Es signo de urbanidad y prudencia saber morderse la lengua para no decir lo que no hay que decir cuando no toca decirlo. En el arte de hablar, mejor es pecar de menos que de más (“Lo bueno, si breve, dos veces bueno”, decía Gracián). Y si se trata de hablar mal, mejor quedarse callado (“Procura que tus palabras sean mejores que tu silencio”, recomienda un proverbio chino).

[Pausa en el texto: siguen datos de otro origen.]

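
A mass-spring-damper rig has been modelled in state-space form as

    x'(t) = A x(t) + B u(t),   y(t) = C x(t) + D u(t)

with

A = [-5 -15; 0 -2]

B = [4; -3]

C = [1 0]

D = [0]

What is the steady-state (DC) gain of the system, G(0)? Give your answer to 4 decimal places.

G(0) = C(-A)^{-1}B + D = -C A^{-1} B + D.
det A = 10, so A^{-1} = (1/10)·adj(A) = [[-1/5, 3/2], [0, -1/2]]
A^{-1} B = [-53/10, 3/2]^T
C A^{-1} B = -53/10
G(0) = D - C A^{-1} B = 0 - (-53/10) = 53/10 ≈ 5.3000

5.3000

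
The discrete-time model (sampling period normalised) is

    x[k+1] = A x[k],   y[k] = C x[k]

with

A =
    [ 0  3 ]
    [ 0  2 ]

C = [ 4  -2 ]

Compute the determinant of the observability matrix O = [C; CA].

32

CA = [[0, 8]]
Observability matrix O = [C; CA] = [[4, -2], [0, 8]]
det(O) = 4·8 - (-2)·0 = 32 - 0 = 32
Since det(O) ≠ 0, rank(O) = 2 and the system is completely observable.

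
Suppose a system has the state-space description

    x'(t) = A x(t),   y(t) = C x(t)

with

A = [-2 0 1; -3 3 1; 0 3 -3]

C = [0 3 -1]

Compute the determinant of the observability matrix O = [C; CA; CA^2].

CA = [[-9, 6, 6]]
CA^2 = [[0, 36, -21]]
Observability matrix O = [C; CA; CA^2] = [[0, 3, -1], [-9, 6, 6], [0, 36, -21]]
Expanding along the first row, det(O) = 0·(6·(-21) - 6·36) - 3·((-9)·(-21) - 6·0) + (-1)·((-9)·36 - 6·0) = 0·(-342) - 3·189 + (-1)·(-324) = -243
Since det(O) ≠ 0, rank(O) = 3 and the system is completely observable.

-243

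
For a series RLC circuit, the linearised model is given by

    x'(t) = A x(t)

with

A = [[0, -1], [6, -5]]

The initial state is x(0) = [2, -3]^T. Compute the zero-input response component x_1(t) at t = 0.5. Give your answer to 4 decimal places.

det(sI - A) = s^2 - (tr A)s + det A, with tr A = 0 + (-5) = -5 and det A = 0·(-5) - (-1)·6 = 0 - (-6) = 6.
So p(s) = det(sI - A) = s^2 + 5s + 6.
Factor s^2 + 5s + 6: two numbers with sum -5 and product 6 are -2 and -3, so s^2 + 5s + 6 = (s + 2)(s + 3).
Hence p(s) = (s + 2) (s + 3), with roots -3, -2.
The eigenvalues -3, -2 are distinct and real, so A is diagonalisable and x(t) = e^{At} x(0) = V diag(e^{λ_i t}) V^{-1} x(0), where the columns of V are the eigenvectors.
λ = -3: A - (-3)I = [[3, -1], [6, -2]]. Row 1 gives 3·v1 + (-1)·v2 = 0, so take v_1 = [1, 3]^T.
λ = -2: A - (-2)I = [[2, -1], [6, -3]]. Row 1 gives 2·v1 + (-1)·v2 = 0, so take v_2 = [-1, -2]^T.
V = [v_1 v_2] = [[1, -1], [3, -2]] has det V = 1, so V^{-1} = adj(V)/det V = [[-2, 1], [-3, 1]].
Modal coordinates z(0) = V^{-1} x(0): (-2)·2 + 1·(-3) = -7; (-3)·2 + 1·(-3) = -9; so z(0) = [-7, -9]^T.
x_1(t) = Σ_i (v_i)_1 · z_i(0) · e^{λ_i t} (row 1 of V times the modal terms).
x_1(0.5) = 1·(-7)·e^{-3·0.5} + (-1)·(-9)·e^{-2·0.5} = (-7)·0.223130 + 9·0.367879 = 1.7490.

1.7490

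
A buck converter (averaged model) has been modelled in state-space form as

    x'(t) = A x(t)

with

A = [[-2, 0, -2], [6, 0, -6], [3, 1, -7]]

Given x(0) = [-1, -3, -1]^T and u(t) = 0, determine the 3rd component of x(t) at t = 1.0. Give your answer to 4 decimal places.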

Eso lo sabemos bien y lo intentamos aplicar: en múltiples ocasiones ponemos coto a nuestras palabras para no herir a los demás o para cuidar las relaciones sociales. Sin embargo, nos cuesta adaptar el buen sentido a las nuevas tecnologías. Como si usar un dispositivo electrónico nos eximiera de las responsabilidades que conlleva toda acción humana, como si enviar un correo electrónico no fuera lo mismo que remitir una carta certificada, como si hablar por el Whatsapp no fuera realmente hablar.

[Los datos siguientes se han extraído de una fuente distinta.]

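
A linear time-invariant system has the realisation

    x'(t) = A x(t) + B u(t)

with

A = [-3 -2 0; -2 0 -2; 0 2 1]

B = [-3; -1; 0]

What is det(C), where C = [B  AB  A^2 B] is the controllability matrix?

AB = [[11], [6], [-2]]
A^2B = [[-45], [-18], [10]]
Controllability matrix C = [B  AB  A^2B] = [[-3, 11, -45], [-1, 6, -18], [0, -2, 10]]
Expanding along the first row, det(C) = (-3)·(6·10 - (-18)·(-2)) - 11·((-1)·10 - (-18)·0) + (-45)·((-1)·(-2) - 6·0) = (-3)·24 - 11·(-10) + (-45)·2 = -52
Since det(C) ≠ 0, rank(C) = 3 and the system is completely controllable.

-52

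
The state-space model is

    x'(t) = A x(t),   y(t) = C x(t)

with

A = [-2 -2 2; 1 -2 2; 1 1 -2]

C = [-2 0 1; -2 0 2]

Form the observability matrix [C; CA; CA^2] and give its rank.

3

CA = [[5, 5, -6], [6, 6, -8]]
CA^2 = [[-11, -26, 32], [-14, -32, 40]]
Observability matrix O = [C; CA; CA^2] = [[-2, 0, 1], [-2, 0, 2], [5, 5, -6], [6, 6, -8], [-11, -26, 32], [-14, -32, 40]]
Take the 3×3 submatrix of O formed by rows 1, 2, 3: [[-2, 0, 1], [-2, 0, 2], [5, 5, -6]]. Its determinant is (-2)·(0·(-6) - 2·5) - 0·((-2)·(-6) - 2·5) + 1·((-2)·5 - 0·5) = (-2)·(-10) - 0·2 + 1·(-10) = 10 ≠ 0.
So rank(O) ≥ 3; since O has 3 columns, rank(O) = 3.
rank(O) = 3 = n, so the pair (A, C) is completely observable.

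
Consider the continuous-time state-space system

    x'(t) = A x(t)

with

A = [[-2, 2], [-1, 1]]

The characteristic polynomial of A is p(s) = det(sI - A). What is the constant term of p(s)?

For a 2×2 matrix, det(sI - A) = s^2 - (tr A)s + det A.
tr A = -1, det A = 0.
So p(s) = s^2 + s.
The constant term is 0.

0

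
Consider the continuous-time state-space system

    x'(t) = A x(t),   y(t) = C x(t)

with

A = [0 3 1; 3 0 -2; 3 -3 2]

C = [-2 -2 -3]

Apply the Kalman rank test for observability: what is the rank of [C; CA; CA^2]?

3

CA = [[-15, 3, -4]]
CA^2 = [[-3, -33, -29]]
Observability matrix O = [C; CA; CA^2] = [[-2, -2, -3], [-15, 3, -4], [-3, -33, -29]]
det(O) = (-2)·(3·(-29) - (-4)·(-33)) - (-2)·((-15)·(-29) - (-4)·(-3)) + (-3)·((-15)·(-33) - 3·(-3)) = (-2)·(-219) - (-2)·423 + (-3)·504 = -228 ≠ 0, so rank(O) = 3.
rank(O) = 3 = n, so the pair (A, C) is completely observable.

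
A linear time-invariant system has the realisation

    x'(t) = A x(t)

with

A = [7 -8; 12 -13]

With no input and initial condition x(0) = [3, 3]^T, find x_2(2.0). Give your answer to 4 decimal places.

det(sI - A) = s^2 - (tr A)s + det A, with tr A = 7 + (-13) = -6 and det A = 7·(-13) - (-8)·12 = -91 - (-96) = 5.
So p(s) = det(sI - A) = s^2 + 6s + 5.
Factor s^2 + 6s + 5: two numbers with sum -6 and product 5 are -1 and -5, so s^2 + 6s + 5 = (s + 1)(s + 5).
Hence p(s) = (s + 1) (s + 5), with roots -5, -1.
The eigenvalues -5, -1 are distinct and real, so A is diagonalisable and x(t) = e^{At} x(0) = V diag(e^{λ_i t}) V^{-1} x(0), where the columns of V are the eigenvectors.
λ = -5: A - (-5)I = [[12, -8], [12, -8]]. Row 1 gives 12·v1 + (-8)·v2 = 0, so take v_1 = [-2, -3]^T.
λ = -1: A - (-1)I = [[8, -8], [12, -12]]. Row 1 gives 8·v1 + (-8)·v2 = 0, so take v_2 = [1, 1]^T.
V = [v_1 v_2] = [[-2, 1], [-3, 1]] has det V = 1, so V^{-1} = adj(V)/det V = [[1, -1], [3, -2]].
Modal coordinates z(0) = V^{-1} x(0): 1·3 + (-1)·3 = 0; 3·3 + (-2)·3 = 3; so z(0) = [0, 3]^T.
x_2(t) = Σ_i (v_i)_2 · z_i(0) · e^{λ_i t} (row 2 of V times the modal terms).
x_2(2.0) = (-3)·0·e^{-5·2.0} + 1·3·e^{-1·2.0} = 0·0.000045 + 3·0.135335 = 0.4060.

0.4060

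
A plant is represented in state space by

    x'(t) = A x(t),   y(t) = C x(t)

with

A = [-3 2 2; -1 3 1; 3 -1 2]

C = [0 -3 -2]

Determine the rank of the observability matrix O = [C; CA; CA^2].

CA = [[-3, -7, -7]]
CA^2 = [[-5, -20, -27]]
Observability matrix O = [C; CA; CA^2] = [[0, -3, -2], [-3, -7, -7], [-5, -20, -27]]
det(O) = 0·((-7)·(-27) - (-7)·(-20)) - (-3)·((-3)·(-27) - (-7)·(-5)) + (-2)·((-3)·(-20) - (-7)·(-5)) = 0·49 - (-3)·46 + (-2)·25 = 88 ≠ 0, so rank(O) = 3.
rank(O) = 3 = n, so the pair (A, C) is completely observable.

3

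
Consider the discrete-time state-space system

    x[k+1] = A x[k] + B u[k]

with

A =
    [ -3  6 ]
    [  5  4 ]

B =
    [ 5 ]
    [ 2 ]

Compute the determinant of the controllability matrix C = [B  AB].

171

AB = [[-3], [33]]
Controllability matrix C = [B  AB] = [[5, -3], [2, 33]]
det(C) = 5·33 - (-3)·2 = 165 - (-6) = 171
Since det(C) ≠ 0, rank(C) = 2 and the system is completely controllable.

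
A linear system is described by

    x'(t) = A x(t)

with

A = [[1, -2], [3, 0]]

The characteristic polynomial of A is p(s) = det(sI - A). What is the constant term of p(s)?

6

For a 2×2 matrix, det(sI - A) = s^2 - (tr A)s + det A.
tr A = 1, det A = 6.
So p(s) = s^2 - s + 6.
The constant term is 6.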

Paradójicamente, las nuevas tecnologías se adaptan mucho antes a nosotros que nosotros a ellas. En cierto modo, y sobre todo durante ese periodo de adaptación en el que todavía nos encontramos, nos alejan de nosotros mismos, de ese núcleo humano adonde ellas no pueden acceder, como es la moral y los sentimientos. Por eso, la técnica en general tiene un punto alienante, pues, si no la usamos correctamente, nos puede distanciar de lo que somos. Eso significa que en el uso de las nuevas tecnologías hemos de ser más finos y cuidadosos, como lo somos con un invitado que no es de la familia.

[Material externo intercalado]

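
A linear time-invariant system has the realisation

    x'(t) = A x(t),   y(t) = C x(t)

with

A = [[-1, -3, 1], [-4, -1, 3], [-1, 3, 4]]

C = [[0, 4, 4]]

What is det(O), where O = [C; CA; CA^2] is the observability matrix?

-4800

CA = [[-20, 8, 28]]
CA^2 = [[-40, 136, 116]]
Observability matrix O = [C; CA; CA^2] = [[0, 4, 4], [-20, 8, 28], [-40, 136, 116]]
Expanding along the first row, det(O) = 0·(8·116 - 28·136) - 4·((-20)·116 - 28·(-40)) + 4·((-20)·136 - 8·(-40)) = 0·(-2880) - 4·(-1200) + 4·(-2400) = -4800
Since det(O) ≠ 0, rank(O) = 3 and the system is completely observable.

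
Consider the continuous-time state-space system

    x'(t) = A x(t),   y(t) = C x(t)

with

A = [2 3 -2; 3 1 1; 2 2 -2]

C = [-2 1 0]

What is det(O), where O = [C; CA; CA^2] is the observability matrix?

-158

CA = [[-1, -5, 5]]
CA^2 = [[-7, 2, -13]]
Observability matrix O = [C; CA; CA^2] = [[-2, 1, 0], [-1, -5, 5], [-7, 2, -13]]
Expanding along the first row, det(O) = (-2)·((-5)·(-13) - 5·2) - 1·((-1)·(-13) - 5·(-7)) + 0·((-1)·2 - (-5)·(-7)) = (-2)·55 - 1·48 + 0·(-37) = -158
Since det(O) ≠ 0, rank(O) = 3 and the system is completely observable.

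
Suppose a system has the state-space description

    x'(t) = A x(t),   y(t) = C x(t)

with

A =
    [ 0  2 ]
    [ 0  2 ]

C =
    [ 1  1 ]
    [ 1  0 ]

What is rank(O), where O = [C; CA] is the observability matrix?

2

CA = [[0, 4], [0, 2]]
Observability matrix O = [C; CA] = [[1, 1], [1, 0], [0, 4], [0, 2]]
Take the 2×2 submatrix of O formed by rows 1, 2: [[1, 1], [1, 0]]. Its determinant is 1·0 - 1·1 = 0 - 1 = -1 ≠ 0.
So rank(O) ≥ 2; since O has 2 columns, rank(O) = 2.
rank(O) = 2 = n, so the pair (A, C) is completely observable.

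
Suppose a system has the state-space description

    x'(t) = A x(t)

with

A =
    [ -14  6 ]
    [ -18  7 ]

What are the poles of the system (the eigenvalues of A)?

det(sI - A) = s^2 - (tr A)s + det A, with tr A = (-14) + 7 = -7 and det A = (-14)·7 - 6·(-18) = -98 - (-108) = 10.
So p(s) = det(sI - A) = s^2 + 7s + 10.
Factor s^2 + 7s + 10: two numbers with sum -7 and product 10 are -2 and -5, so s^2 + 7s + 10 = (s + 2)(s + 5).
Hence p(s) = (s + 2) (s + 5), with roots -5, -2.
All eigenvalues have negative real part, so the system is asymptotically stable.

-5, -2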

Y ocurre que lo que ha salido de nuestras manos, como los artefactos tecnológicos, se nos va con facilidad de las manos. Lo vemos continuamente, en especial, en una aplicación que usan millones de personas, como es el Whatsapp. El Whatsapp ha dado lugar a enfados, rupturas, acoso, malos entendidos, incluso a denuncias, como la que ha interpuesto el alcalde de la localidad madrileña de Casarrubuelos contra la directora del colegio público Tomé y Orgaz de su localidad con motivo de un chat de los maestros en el que había comentarios racistas y despectivos sobre padres, alumnos y otros docentes.
Pero el responsable no es el Whatsapp (o la tecnología en general), sino el mal uso que hacemos de él. Si ya nos cuesta mordernos la lengua, que la tenemos entre los dientes, más difícil es mordernos los dedos, que andan tan lejos y escriben de manera impulsiva. Justamente por eso, hemos de afinar la prudencia, contar hasta diez (como diez son los dedos), pensar lo que vamos a escribir antes de hacerlo y no decir nada que no dijéramos a quien se lo tuviéramos que decir de la manera conveniente.
Qué duda cabe que las nuevas tecnologías nos facilitan la comunicación, y qué duda cabe también que nos alejan de la prudencia, pues la calidad queda ahogada por la cantidad y la reflexión por la premura. Parafraseando a Aristóteles, podríamos decir que cualquiera puede escribir un whatsapp, eso es muy sencillo, pero enviarlo a la persona adecuada, con las palabras convenientes, en el momento oportuno, con el propósito justo y de la forma correcta, eso ciertamente no resulta tan sencillo.